More than 20 years ago I experienced atrial fibrillation for the first time and had to hospitalised. AF is something my dad has lived with most of his life. t wasn’t fun and it was probably the first time I thought about my own mortality. There was a point that I thought I would die. But then I grew up. Soon after, I met my wife and we had two beautiful daughters together. Sure I’m still a cynical complainer stuck fast in the middle of a mid-life crisis. but I feel like I can handle my fears.
Well, I did… until a few months ago.
In May, while working from home thanks to COVID-19, my eldest daughter Abbi started experiencing headaches and blurry vision. Being good parents, we took her to the GP and our worst fears came true – there was something going on in her brain. A cyst on her pineal gland was blocking the flow of cerebrospinal fluid. Within a few hours, we were getting ready to drive six hours to our capital city so she could have urgent endoscopic surgery. This was what scared me. I didn’t want my first-born child to die. Yet, strangely, I wasn’t panicking. All that past fear had prepared me and if anything I was numb. Somehow I knew everything was going to be alright. And it was.

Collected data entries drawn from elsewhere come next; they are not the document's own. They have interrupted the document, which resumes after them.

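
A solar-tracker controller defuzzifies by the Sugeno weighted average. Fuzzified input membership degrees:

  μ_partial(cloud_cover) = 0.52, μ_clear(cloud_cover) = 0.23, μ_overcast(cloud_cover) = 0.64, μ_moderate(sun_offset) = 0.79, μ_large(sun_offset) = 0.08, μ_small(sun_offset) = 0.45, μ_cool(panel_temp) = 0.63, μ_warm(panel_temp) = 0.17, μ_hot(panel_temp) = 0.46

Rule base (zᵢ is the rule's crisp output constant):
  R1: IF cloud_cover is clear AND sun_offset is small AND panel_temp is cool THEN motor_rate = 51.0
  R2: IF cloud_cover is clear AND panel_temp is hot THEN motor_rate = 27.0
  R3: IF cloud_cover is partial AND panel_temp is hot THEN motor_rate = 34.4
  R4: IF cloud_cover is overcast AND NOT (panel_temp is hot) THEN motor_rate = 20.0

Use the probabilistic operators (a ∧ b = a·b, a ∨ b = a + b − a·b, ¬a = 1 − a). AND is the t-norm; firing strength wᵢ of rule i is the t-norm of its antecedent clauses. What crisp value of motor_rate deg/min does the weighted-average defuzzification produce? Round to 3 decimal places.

R1 (z=51.0): clear=0.23, small=0.45, cool=0.63; AND[a·b] → w = 0.0652
R2 (z=27.0): clear=0.23, hot=0.46; AND[a·b] → w = 0.1058
R3 (z=34.4): partial=0.52, hot=0.46; AND[a·b] → w = 0.2392
R4 (z=20.0): overcast=0.64, ¬hot=1−0.46=0.54; AND[a·b] → w = 0.3456
Weighted average = (0.0652·51.0 + 0.1058·27.0 + 0.2392·34.4 + 0.3456·20.0) / (0.0652 + 0.1058 + 0.2392 + 0.3456)
  = 21.3225 / 0.7558 = 28.212

28.212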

My daughter’s surgery went like clockwork. The pressure on her brain diminished and her stay in the ICU was short-lived. The most upsetting aspect was COVID-19. The pandemic meant our visits with Abbi in the ICU had to be painfully brief. In fact, I was chastised by a nurse in the ICU for not getting permission to enter (my wife let me in the door as she was leaving). This was nothing compared to the pain my daughter’s younger sister experienced when we told her that she couldn’t visit at all. I’ll never forget the two of them crying during a Facetime chat. This was reality hitting home all over again. And quite frankly, it sucked.
I worry for my children, about the pandemic, about whether a vaccine is even possible. I am truly scared for their future. These past six months have been the most productive of my life. I’ve created so many book covers, and two goddamn comics, with more to come. Last week I started writing some long fiction – for the first time in a very long time. So maybe being scared helped me find a way to reignite that creative spark. I’m glad it did.
What am I really scared of though?
Spiders. I hate those big hairy bastards.
WIN PAPERBACK COPIES OF MY THREE NOVELS!
Because we all need a distraction at the moment, I’ve decided to run a bit of a competition. Subscribe to my newsletter for your chance to win. Winner announced 31 August.
CONGRATULATIONS to New Zealand author Lee Murray on the recent publication of her short story collection, Grotesque: Monster Stories.
I had a blast creating the art for her cover, which called for a Renaissance, Da Vinci style sketch of one of the creatures. The book is selling like hotcakes and I’m honoured to have played a small role in its success.